MareFrame DB queries — mfdb

Aggregate data from the database in a variety of ways

mfdb_area_size(mdb, params)
mfdb_area_size_depth(mdb, params)
mfdb_temperature(mdb, params)
mfdb_survey_index_mean(mdb, cols, params, scale_index = NULL)
mfdb_survey_index_total(mdb, cols, params, scale_index = NULL)
mfdb_sample_count(mdb, cols, params, scale_index = NULL)
mfdb_sample_meanlength(mdb, cols, params, scale_index = NULL)
mfdb_sample_meanlength_stddev(mdb, cols, params, scale_index = NULL)
mfdb_sample_totalweight(mdb, cols, params, measurements = c('overall'))
mfdb_sample_meanweight(mdb, cols, params, scale_index = NULL,
                       measurements = c('overall'))
mfdb_sample_meanweight_stddev(mdb, cols, params, scale_index = NULL,
                              measurements = c('overall'))
mfdb_sample_rawdata(mdb, cols, params, scale_index = NULL)
mfdb_sample_scaled(mdb, cols, params, abundance_scale = NULL, scale = 'tow_length')
mfdb_stomach_preycount(mdb, cols, params)
mfdb_stomach_preymeanlength(mdb, cols, params)
mfdb_stomach_preymeanweight(mdb, cols, params)
mfdb_stomach_preyweightratio(mdb, cols, params)
mfdb_stomach_presenceratio(mdb, cols, params)

Arguments

mdb: An object created by mfdb()
cols: Any additonal columns to group by, see details.
params: A list of parameters, see details.
scale_index: Optional. survey_index used to scale results before aggregation, either "tow_length", "area_size" or from mfdb_import_survey_index
abundance_scale: Optional. Same as scale_index
scale: Optional. A scale to apply to the resulting values, e.g. 'tow_length'
measurements: Optional, default 'overall'. A vector of measurement names to use, one of overall, liver, gonad, stomach

Details

The items in the params list either restrict data that is returned, or groups data if they are also in the cols vector, or are 'year', 'timestep', or 'area'.

If you are grouping by the column, params should contain one of the following:

NULL: Don't do any grouping, instead put 'all' in the resulting column. For example, age = NULL results in "all".
character / numeric vector: Aggregate all samples together where they match. For example, year = 1990:2000 results in 1990, ... , 2000.
mfdb_unaggregated(): Don't do any aggregation for this column, return all possible values.
mfdb_group(): Group several discrete items together. For example, age = mfdb_group(young = 1:3, old = 4:5) results in "young" and "old".
mfdb_interval(): Group irregular ranges together. For example, length = mfdb_interval('len', c(0, 10, 100, 1000)) results in "len0", "len10", "len100" (1000 is the upper bound to len100).
mfdb_step_interval(): Group regular ranges together. For example, length = mfdb_step_interval('len', to = 100, by = 10) results in "len0", "len10", ... , "len90".
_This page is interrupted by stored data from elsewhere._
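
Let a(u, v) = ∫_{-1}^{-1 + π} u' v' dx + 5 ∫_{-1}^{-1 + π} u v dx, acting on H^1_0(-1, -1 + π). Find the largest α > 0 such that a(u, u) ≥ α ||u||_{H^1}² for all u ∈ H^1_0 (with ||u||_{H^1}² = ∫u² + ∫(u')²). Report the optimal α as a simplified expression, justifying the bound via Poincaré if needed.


α = 1

Coercivity of a(·,·) on H^1_0(-1, -1 + π) means a(u, u) ≥ α ||u||_{H^1}² for every u ∈ H^1_0.
The interval has length L = π, and Poincaré/coercivity depend only on L. Here a(u, u) = ∫(u')² + (5)·∫u².
Here c = 5 ≥ 1, so a(u,u) = ∫(u')² + c∫u² ≥ ∫(u')² + ∫u² = ||u||_{H^1}², i.e. α = 1 works. No larger α is possible: a(u,u) ≥ α||u||_{H^1}² means (1−α)∫(u')² ≥ (α−c)∫u², and for the modes u_n = sin(nπ(x−x₀)/L) (x₀ the left endpoint) one has ∫u_n²/∫(u_n')² = (L/(nπ))² → 0, so a(u_n,u_n)/||u_n||_{H^1}² → 1. Hence the optimal constant is α = 1.
Therefore α = 1.


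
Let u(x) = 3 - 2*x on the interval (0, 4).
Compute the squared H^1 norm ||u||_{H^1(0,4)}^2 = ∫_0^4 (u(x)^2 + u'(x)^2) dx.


||u||_{H^1}^2 = 124/3

The H^1 norm (squared) on an interval (0, L) is
  ||u||_{H^1}^2 = ∫_0^L u(x)^2 dx + ∫_0^L u'(x)^2 dx.
Compute u'(x) = -2.
Then u(x)^2 = 4*x**2 - 12*x + 9 and u'(x)^2 = 4.
Integrate each monomial from 0 to 4 using ∫_0^4 c·x^n dx = c·4^(n+1)/(n+1):
  ∫_0^4 u(x)^2 dx = ∫_0^4 (4*x^2 - 12*x + 9) dx. Term by term:
    ∫_0^4 4*x^2 dx = 256/3;  ∫_0^4 -12*x dx = -96;  ∫_0^4 9 dx = 36.
  Sum: 256/3 − 96 + 36 = 76/3.
  ∫_0^4 u'(x)^2 dx = ∫_0^4 (4) dx. Term by term:
    ∫_0^4 4 dx = 16.
Adding: ||u||_{H^1}^2 = 76/3 + 16 = 124/3.


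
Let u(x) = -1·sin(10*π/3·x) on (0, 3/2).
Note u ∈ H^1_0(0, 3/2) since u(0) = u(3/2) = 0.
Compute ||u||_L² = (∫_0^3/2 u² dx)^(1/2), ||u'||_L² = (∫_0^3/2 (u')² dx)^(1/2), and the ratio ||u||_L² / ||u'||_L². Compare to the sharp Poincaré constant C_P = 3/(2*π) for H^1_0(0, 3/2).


||u||_L² / ||u'||_L² = 3/(10*π) < C_P = 3/(2*π).

u(x) = -1·sin(10*π/3·x), so u'(x) = -10*π*cos(10*π*x/3)/3.
Writing u(x) = A·sin(kπx/L) with A = -1 and k = 5, use ∫_0^L sin²(kπx/L) dx = L/2 and ∫_0^L cos²(kπx/L) dx = L/2.
u² = 1·sin²(10*π/3·x) and (u')² = 100*π^2/9·cos²(10*π/3·x), and each of sin², cos² integrates to L/2 = 3/4 over (0, 3/2).
∫_0^3/2 u² dx = 3/4, so ||u||_L² = sqrt(3)/2.
∫_0^3/2 (u')² dx = 25*π^2/3, so ||u'||_L² = 5*sqrt(3)*π/3.
Ratio ||u||_L² / ||u'||_L² = 3/(10*π).
Sharp Poincaré constant on H^1_0(0, 3/2) is C_P = L/π = 3/(2*π), achieved by sin(2*π/3·x).
This is the k = 5 harmonic; the ratio L/(kπ) is strictly less than C_P = L/π, consistent with the sharp inequality ||u||_L² ≤ C_P ||u'||_L².


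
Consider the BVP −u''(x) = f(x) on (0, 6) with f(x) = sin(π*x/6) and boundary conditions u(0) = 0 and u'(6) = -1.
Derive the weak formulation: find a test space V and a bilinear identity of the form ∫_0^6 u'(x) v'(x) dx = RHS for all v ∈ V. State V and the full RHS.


V = {v ∈ H^1(0, 6) : v(0) = 0} (test functions vanish at x = 0 where u is specified); weak form: ∫_0^6 u'v' dx = ∫_0^6 (sin(π*x/6)) v dx − v(6) for all v ∈ V.

Multiply both sides by a test function v and integrate from 0 to 6:
  ∫_0^6 −u''(x) v(x) dx = ∫_0^6 f(x) v(x) dx.
Integrate the LHS by parts once:
  ∫_0^6 −u'' v dx = −[u'(x) v(x)]_0^6 + ∫_0^6 u'(x) v'(x) dx.
Thus ∫_0^6 u'(x) v'(x) dx = ∫_0^6 f(x) v(x) dx + [u'(x) v(x)]_0^6.
Choose V so that boundary terms are either known or forced to vanish.
Mixed BC: u(0) = 0 (Dirichlet) and u'(6) = -1 (Neumann). Define V = {v ∈ H^1(0, 6) : v(0) = 0}. Then [u' v]_0^6 = u'(6)·v(6) − u'(0)·0 = − v(6).
Weak formulation: find u (satisfying any essential BC) such that ∫_0^6 u'(x) v'(x) dx = ∫_0^6 f v dx − v(6) for all v ∈ V (Dirichlet at 0 absorbed into V; Neumann datum at x = 6 contributes the boundary term).
Substituting f(x) = sin(π*x/6), the right-hand side is ∫_0^6 (sin(π*x/6)) v dx − v(6).


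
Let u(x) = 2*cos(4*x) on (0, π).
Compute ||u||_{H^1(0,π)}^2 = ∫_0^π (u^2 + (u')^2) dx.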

In addition, params can contain other arguments to purely restrict the data that is returned.

institute: A vector of institute names / countries, see mfdb::institute for possible values
gear: A vector of gear names, see mfdb::gear for possible values
vessel: A vector of vessel names, see mfdb::vessel for possible values
sampling_type: A vector of sampling_type names, see mfdb::sampling_type for possible values
species: A vector of species names, see mfdb::species for possible values
sex: A vector of sex names, see mfdb::sex for possible values

To save specifying the same items repeatedly, you can use list concatenation to keep some defaults, for example:


defaults <- list(year = 1998:2000)
mfdb_sample_meanlength(mdb, c('age'), c(list(), defaults))

scale_index allows you to scale samples before aggregation. If it contains the name of a survey index (see mfdb_import_survey_index), then any counts will be scaled by the value for that areacell before and used in aggregation / weighted averages. As a special case, you can use "tow_length" to to scale counts by the tow length.

Value

All will return a list of data.frame objects. If there was no bootstrapping requested, there will be only one. Otherwise, there will be one for each sample.

The columns of these data frames depends on the function called.

mfdb_area_size

Returns area, (total area) size

mfdb_area_size_depth

Returns area, (total area) size, mean depth, weighted by area size

mfdb_temperature

Returns year, step, area, (mean) temperature

mfdb_survey_index_mean

Returns year, step, area, (group cols), (mean) survey index

mfdb_survey_index_total

Returns year, step, area, (group cols), (sum) survey index

mfdb_sample_count

Returns year, step, area, (group cols), number (i.e sum of count)

mfdb_sample_meanlength

Return year, step, area, (group cols), number (i.e sum of count), mean (length)

mfdb_sample_meanlength_stddev

As mfdb_sample_meanlength, but also returns std. deviation.

mfdb_sample_totalweight

Returns year,step,area,(group cols),total (weight of group)

mfdb_sample_meanweight

Returns year, step, area, (group cols), number (i.e sum of count), mean (weight)

mfdb_sample_meanweight_stddev

As mfdb_sample_meanweight, but also returns std. deviation.

mfdb_sample_rawdata

Returns year,step,area,(group cols),number of samples, raw_weight and raw_length.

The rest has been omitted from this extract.